The Minister suggested that I must be joking. It is not a joke. I deal with people on a daily basis whose lives have been destroyed-----

-----by the banks. Families and businesses are affected. People have taken their lives because of the banks. The Minister completely avoided the question I asked. I expect that everyone in the House would agree with my call - even members of the Labour Party - for legislation to deal once and for all with how the banks are treating this Parliament with contempt. Will the Government put the question to the people of this country in a referendum if it cannot introduce legislation? The Government should check the position with the Attorney General.

Will the Government, for once and for all, deal with what the banks are doing to people?

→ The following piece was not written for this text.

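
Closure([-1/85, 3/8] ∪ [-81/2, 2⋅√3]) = [-81/2, 2⋅√3]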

That is all I am asking. Will the Minister give me a simple "Yes" or "No" rather than a long-winded answer about this and that? Will the Government introduce legislation or offer a referendum to the people if legislation cannot be introduced to reduce the salaries of bankers? What the Government could sensibly do is reduce their salaries and pensions and let the banks go to court. All of the people in Ireland would support the Government in that.

There are two separate issues here. One relates to businesses under pressure and the other to pay levels in banks. We have just had a review of pay levels in banks and actually, for what it is worth---

The banks are walking all over the Government.

Deputy, please.

If Deputy Halligan does not want to hear my ---

They are walking all over everybody. A woman called to my office this morning at 8 a.m.-----

(Interruptions).

Deputy Halligan, please cool down and show some respect.

The bank are trying to take her house from her. I am upset because of the cases I am hearing about every day.

The Deputy may be upset but he must allow the Minister to reply.

The banks are walking all over us. Enough is enough.

Thank you, Deputy. You have had your say. Please allow the Minister to reply.

I will reply to the specific question that was asked. My view and that of the Government is that it is not possible to legislate essentially to undo or reverse contracts that have been signed. That is the position with regard to the CEO of Bank of Ireland. Instead, we have asked the banks to come forward with proposals that will reduce salary levels within banks by between 6% and 10%.

We expect that we will get a detailed proposal on that from the banks in the not-too-distant future.

Not according to a report in today's edition of The Irish Times.